Send in your ideas. Deadline June 1, 2024

Open Social Fund

Promoting W3C ActivityPub and beyond

Submit a proposal

If the medium is the message, then social media are probably the least coherent message humanity has had to deal with so far. Social media are a discontinuity in how we communicate — a different kind of communication constellation colonising the flock, invoking new classes of group dynamics and interpersonal relationships. Social media have proven capable of deeply affecting society and hijacking the public opinion through an undertow of viral misinformation. Social media are not just a phenomenon that we need to understand better, but also something we can and should actively shape.

Corporate social platforms in particular typically are driven by the undesirable interplay of monetisation and algorithmic hunger (for more advertising). Unlike many traditional media where reputation of the individual author matters, and the channel bears editorial responsibility, social media are perceived as free-for-all platforms that can hardly be blamed for excesses. This invokes a waterfall of expendable opinions and bias, the continuous exposure to which tends to quickly exhaust human comprehension.

With the cultural arena that bonded us across social stratification and geographic distance in the past now nearly abandoned, corporate social media have already partially taken over society.

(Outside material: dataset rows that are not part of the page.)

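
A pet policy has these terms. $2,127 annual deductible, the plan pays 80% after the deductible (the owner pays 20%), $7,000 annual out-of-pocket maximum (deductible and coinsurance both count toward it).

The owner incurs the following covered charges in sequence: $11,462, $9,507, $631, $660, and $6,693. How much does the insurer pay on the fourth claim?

$528

#1 ($11,462): $2,127 finishes the deductible; $9,335 goes to coinsurance; owner's 20% is $1,867. Cost to owner: $3,994. OOP to date $3,994. Insurer: $11,462 − $3,994 = $7,468.
#2 ($9,507): deductible met; 20% of $9,507 = $1,901.40. Owner pays $1,901.40; OOP now $5,895.40. Plan pays $9,507 − $1,901.40 = $7,605.60.
#3 ($631): 20% coinsurance on $631 = $126.20. Owner owes $126.20 (running OOP $6,021.60). Insurer: $631 − $126.20 = $504.80.
#4 ($660): 20% coinsurance on $660 = $132. Owner pays $132; OOP now $6,153.60. Insurer: $660 − $132 = $528.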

This is where the Open Social Fund comes into play. The goal of this dedicated fund is to assist in transitioning to the Fediverse, which brings social media back home to the open web platform and federates rather than centralises. The name groups together everything that federates into a single word — a porte-manteau of federation and universe. Of course this name leaves interoperability at the federation layer out of the picture, and (continuing that metaphor) leaves it more fine-grained celestial naming conventions like galaxy or solar system. The particular interest of the Open Social Fund in the Fediverse is the galaxy of W3C ActivityPub, and its surrounding area. This consists of free and open source technologies across the whole social media spectrum using the same standard, ranging from what used to be called microblogging to grassroots link sharing communities, from forum applications to media collections and podcasting — anywhere where users and application not only want to follow developments, but also talk back and interact contextually as a group.

NLnet has financially supported research and development of tens of W3C ActivityPub related efforts. The Open Social Fund is intended to be complementary to the funding of R&D work, which is typically within the scope of larger funds like NGI Zero. Because it is a private fund, there are less restrictions on what it can be spent on. Therefore, don’t be afraid to send something out-of-the-box if you think you can contribute to the topic: it really is an open call. Of course, it needs to make technical sense, be frugal and have impact.

Our goal with the Open Social Fund is to help to restore balance in the social media landscape of today and tomorrow. By redecentralising the internet, we help make it healthier and more robust for the benefit of society.

We are seeking project proposals between 5.000 and 50.000 €; beyond the financial contribution, we may be able to provide you with other kinds of auxiliary help. In total, the Open Social Fund will invest 480 000 € in small to medium-size grants towards social media solutions which improve the status quo. If the topic is important, and you have budget to spare, we welcome additional donations.

There are no separate calls to be held for this fund. Your application to the Open Social Fund can be made through the general Open Call of NLnet. If your projects fits with the fund, NLnet will contact you. The next opportunity to submit is June 1st 2024 12:00 CEST (noon).

Submit a proposal


Project results for projects funded by NLnet always become available under a free or open source license, so anyone can read and validate the source code, and anyone can use the code or open data to create solutions that fits their own purposes. The right to reuse and right to repair not only allow for unrestricted scrutiny and permissionless innovation, but also help to reduce e-waste. And the use of standards enables interoperability and redundancy in implementation to reduce the risk of compromise and failure.